If the plan to reinstate the rail link, andoned in 1987, is agreed by his European counterparts, Brussels, Liège and Antwerp stations could be connected to Barcelona in around eight hours.
The minister is keen to cut travel time and make journeys more appealing between several European cities by reviving the TEE trains – a luxury service from the glory days of European rail travel from the late 1950s to the 1970s, when overnight rail travel was common.
His project would start by using existing train lines to link Brussels to Berlin in around six hours and Berlin to Barcelona in 13 hours. There would also be connections between Amsterdam and Rome or Paris and Warsaw.
After infrastructure work in a second phase of the plan, Brussels train travellers could reach Stockholm in less than 13 hours, he said.

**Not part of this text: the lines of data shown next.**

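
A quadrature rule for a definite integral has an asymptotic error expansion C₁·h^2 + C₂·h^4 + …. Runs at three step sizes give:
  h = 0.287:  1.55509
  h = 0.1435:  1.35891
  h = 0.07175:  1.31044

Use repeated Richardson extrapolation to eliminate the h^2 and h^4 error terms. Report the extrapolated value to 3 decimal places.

First eliminate the h^2 term (factor 2^2 = 4):
  B₁ = (4·1.35891 − 1.55509)/3 = 1.29352
  B₂ = (4·1.31044 − 1.35891)/3 = 1.29428
Then eliminate the h^4 term (factor 2^4 = 16):
  (16·1.29428 − 1.29352)/15 = 1.29433

1.294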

These routes should be possible as soon as major infrastructure projects, such as Stuttgart 21, the Fehmarnbelt crossing between Germany and Denmark or the Brenner Base Tunnel are completed, Scheuer says. However, train lovers eager to reinstate old travel routes will have to wait until at least 2028 for the possible TEE relaunch, when Brenner tunnel is completed.
Moreover, the technical challenges to overcome if TEE 2.0 goes ahead are enormous. There are a huge number of power and train protection systems. In addition, there is a dizzying array of national railway companies’ sales and tariff structures to contend with.

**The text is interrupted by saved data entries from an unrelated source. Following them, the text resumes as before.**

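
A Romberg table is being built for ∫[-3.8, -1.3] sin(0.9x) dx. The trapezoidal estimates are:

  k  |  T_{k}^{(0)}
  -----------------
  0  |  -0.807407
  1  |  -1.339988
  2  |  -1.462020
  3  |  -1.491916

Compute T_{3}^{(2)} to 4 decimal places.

-1.5018

T_{2}^{(1)} = (4·(-1.462020) − (-1.339988)) / 3 = -1.502697
T_{3}^{(1)} = -1.491916 + (-1.491916 − (-1.462020))/3 = -1.501881
T_{3}^{(2)} = -1.501881 + (-1.501881 − (-1.502697))/15 = -1.501827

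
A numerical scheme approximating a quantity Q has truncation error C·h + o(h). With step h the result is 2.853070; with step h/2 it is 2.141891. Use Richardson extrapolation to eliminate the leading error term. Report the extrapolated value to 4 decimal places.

Extrapolated value = (2·A(h/2) − A(h)) / (2 − 1)
= (2·2.141891 − 2.853070) / 1
= 1.430712 / 1 = 1.430712

1.4307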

The jury is out on night trains too. Austrian Federal Railroad has expanded its night train service, but Deutsche Bahn has restricted its offer, saying there is not enough demand.
Founded in 1957, the Trans Europ Express, or Trans-Europe Express (TEE), is an international first-class railway service in western and central Europe. In its 1974 heyday, the TEE network comprised 45 trains connecting 130 different cities, from Spain in the west to Austria in the east, and from Denmark to Southern Italy. In 1993, the trains, primarily aimed at business travellers, also offered a second-class service from Paris to Brussels.
In the 1980s, however, the TEE’s popularity waned as firms increasingly turned to first class air travel for their staff. And in 1995, the TEE network was abandoned altogether, with competition also from low-cost airlines and high-speed national services like France’s TGV and the UK’s Eurostar. The latter company saw its first train leave London Waterloo station for Paris in November 1994, just months before TEE’s demise.